While it was Michigan State transfer Foster Loyer’s 27 points that led the way against Delaware on Tuesday, the offense ran through Lee most of the night. Davidson did an excellent job of lining up Lee at multiple spots on the floor. Many possessions, he was the primary initiator, bringing the ball across halfcourt and getting his team into sets. He made great reads from the mid-post and especially from the wing.

Lee and Loyer will be great compliments for one another as they can both handle, pass and shoot. Senior Luka Brajkovic returns in the post, and sophomore forward Sam Mennenga finished with a workman-like double-double in the season opener. Even with eight or nine-man rotations, Lee will be the primary outlet.

More so, scouts will see if he can be the focal point of an offense and still produce. Lee will need to continue developing his handle, but he can grab and go off defensive rebounds.

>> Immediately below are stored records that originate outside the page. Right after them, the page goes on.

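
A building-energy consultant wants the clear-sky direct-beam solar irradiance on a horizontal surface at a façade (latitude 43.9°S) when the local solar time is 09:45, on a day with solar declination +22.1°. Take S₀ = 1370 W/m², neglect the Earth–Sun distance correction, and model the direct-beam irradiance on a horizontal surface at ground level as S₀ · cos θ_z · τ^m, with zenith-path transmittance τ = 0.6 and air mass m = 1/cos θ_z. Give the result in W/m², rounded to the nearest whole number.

Hour angle H = 15° × (9.75 − 12) = -33.75°.
cos θ_z = sin(-43.9°) sin(22.1°) + cos(-43.9°) cos(22.1°) cos(-33.75°) = -0.2609 + 0.5551 = 0.2942.
Air mass m = 1/cos θ_z = 1/0.2942 = 3.399; τ^m = 0.6^3.399 = 0.1762.
Surface direct beam = 1370 × 0.2942 × 0.1762 = 71.02 W/m².

71 W/m²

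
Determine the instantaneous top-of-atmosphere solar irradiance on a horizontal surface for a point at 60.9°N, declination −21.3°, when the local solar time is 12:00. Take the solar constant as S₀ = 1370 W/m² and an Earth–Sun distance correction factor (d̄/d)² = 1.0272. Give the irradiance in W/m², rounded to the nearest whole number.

Hour angle H = 15° × (12 − 12) = 0.00°.
With φ = 60.9°, δ = -21.3°, H = 0.00°: sin φ sin δ = -0.3174, cos φ cos δ cos H = 0.4531, so cos θ_z = 0.1357.
Top-of-atmosphere irradiance = S₀ (d̄/d)² cos θ_z = 1370 × 1.0272 × 0.1357 = 190.97 W/m².

191 W/m²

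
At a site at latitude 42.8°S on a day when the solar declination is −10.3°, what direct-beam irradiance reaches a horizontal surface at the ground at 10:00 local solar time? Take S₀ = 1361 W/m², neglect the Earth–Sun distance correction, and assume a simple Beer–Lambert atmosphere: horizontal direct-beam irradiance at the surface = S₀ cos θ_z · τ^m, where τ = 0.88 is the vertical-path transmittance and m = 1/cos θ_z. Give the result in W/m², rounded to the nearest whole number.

Hour angle H = 15° × (10 − 12) = -30.00°.
cos θ_z = sin(-42.8°) sin(-10.3°) + cos(-42.8°) cos(-10.3°) cos(-30.00°) = 0.1215 + 0.6252 = 0.7467.
Air mass m = 1/cos θ_z = 1/0.7467 = 1.339; τ^m = 0.88^1.339 = 0.8427.
Surface direct beam = 1361 × 0.7467 × 0.8427 = 856.40 W/m².

856 W/m²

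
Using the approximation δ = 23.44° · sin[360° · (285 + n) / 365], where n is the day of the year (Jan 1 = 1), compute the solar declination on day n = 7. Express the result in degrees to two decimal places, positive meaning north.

360 × (285 + 7) / 365 = 288.000°; sin(288.000°) = -0.9511.
δ = 23.44 × -0.9511 = -22.294° ≈ -22.29°.

-22.29°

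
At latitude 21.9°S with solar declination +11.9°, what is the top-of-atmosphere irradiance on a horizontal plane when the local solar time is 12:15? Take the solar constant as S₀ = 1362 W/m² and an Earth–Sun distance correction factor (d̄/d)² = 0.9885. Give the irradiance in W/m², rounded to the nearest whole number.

1116 W/m²

Hour angle H = 15° × (12.25 − 12) = 3.75°.
cos θ_z = sin φ sin δ + cos φ cos δ cos H = (-0.3730)(0.2062) + (0.9278)(0.9785)(0.9979) = 0.8290.
Top-of-atmosphere irradiance = S₀ (d̄/d)² cos θ_z = 1362 × 0.9885 × 0.8290 = 1116.11 W/m².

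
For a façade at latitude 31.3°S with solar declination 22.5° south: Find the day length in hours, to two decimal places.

The sunset hour angle satisfies cos H_s = −tan φ tan δ = -0.2518, giving H_s = 104.58°.
Day length = 2 H_s / 15° h⁻¹ = 209.16° / 15 = 13.944 h.

13.94 hours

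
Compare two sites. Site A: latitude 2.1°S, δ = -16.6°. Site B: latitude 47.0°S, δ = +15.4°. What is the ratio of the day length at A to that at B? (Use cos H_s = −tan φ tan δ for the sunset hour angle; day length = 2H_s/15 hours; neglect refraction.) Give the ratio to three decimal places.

1.245

A: H_s = arccos(−tan -2.1° · tan -16.6°) = 90.63°, so 2H_s/15 = 12.0840 h.
B: H_s = arccos(−tan -47.0° · tan 15.4°) = 72.82°, so 2H_s/15 = 9.7093 h.
Ratio A/B = 12.0840 / 9.7093 = 1.2446.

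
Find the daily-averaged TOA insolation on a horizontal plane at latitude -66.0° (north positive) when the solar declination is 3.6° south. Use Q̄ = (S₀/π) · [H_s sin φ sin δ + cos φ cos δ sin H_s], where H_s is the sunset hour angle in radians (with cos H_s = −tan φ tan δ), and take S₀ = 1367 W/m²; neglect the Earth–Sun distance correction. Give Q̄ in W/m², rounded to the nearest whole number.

The sunset hour angle satisfies cos H_s = −tan φ tan δ = -0.1413, giving H_s = 98.12°. In radians, H_s = 1.7125.
H_s sin φ sin δ = 1.7125 × -0.9135 × -0.0628 = 0.0982.
cos φ cos δ sin H_s = 0.4067 × 0.9980 × 0.9900 = 0.4018.
Q̄ = (1367/π) × (0.0982 + 0.4018) = 435.13 × 0.5000 = 217.56 W/m².

218 W/m²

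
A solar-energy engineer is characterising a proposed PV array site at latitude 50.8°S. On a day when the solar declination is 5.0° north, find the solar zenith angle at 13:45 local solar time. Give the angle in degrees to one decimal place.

60.2°

Hour angle H = 15° × (13.75 − 12) = 26.25°.
cos θ_z = sin(-50.8°) sin(5.0°) + cos(-50.8°) cos(5.0°) cos(26.25°) = -0.0675 + 0.5647 = 0.4972.
θ_z = arccos(0.4972) = 60.19°.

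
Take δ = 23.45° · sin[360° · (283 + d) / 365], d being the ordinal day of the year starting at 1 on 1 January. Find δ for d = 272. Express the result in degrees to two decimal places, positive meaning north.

-3.02°

360 × (283 + 272) / 365 = 547.397°; sin(547.397°) = -0.1287.
δ = 23.45 × -0.1287 = -3.018° ≈ -3.02°.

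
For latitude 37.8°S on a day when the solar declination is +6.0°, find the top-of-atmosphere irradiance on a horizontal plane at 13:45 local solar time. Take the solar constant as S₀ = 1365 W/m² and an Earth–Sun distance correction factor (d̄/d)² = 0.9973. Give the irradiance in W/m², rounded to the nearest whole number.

872 W/m²

Hour angle H = 15° × (13.75 − 12) = 26.25°.
With φ = -37.8°, δ = 6.0°, H = 26.25°: sin φ sin δ = -0.0641, cos φ cos δ cos H = 0.7048, so cos θ_z = 0.6407.
Top-of-atmosphere irradiance = S₀ (d̄/d)² cos θ_z = 1365 × 0.9973 × 0.6407 = 872.19 W/m².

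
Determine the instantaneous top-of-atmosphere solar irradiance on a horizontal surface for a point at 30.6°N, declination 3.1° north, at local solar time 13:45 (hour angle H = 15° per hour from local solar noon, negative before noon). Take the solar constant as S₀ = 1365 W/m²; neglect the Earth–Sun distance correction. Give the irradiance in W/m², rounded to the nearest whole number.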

His footwork is excellent in the halfcourt, and he has the patience to get into a one/two-dribble pull-up off a sloppy closeout. The shooting is accurate, the IQ is confirmed, and the size is legit.

Taking his game to the next level

“This summer, my biggest growth was my mental; my mentality,” Lee said. “I saw, playing for the national team, that I am here (lowering hand below waist) and there are players who are up here (raises hand to eye level). Right now, when I am shooting, every time I am 0-for-0 — everything is about this play, not the last play, not the next play — this play.”

On Day 1, consider it a success. Lee confidently and efficiently showcased a diverse game as he had an offense run through him. He’s poised to become Davidson’s new leader.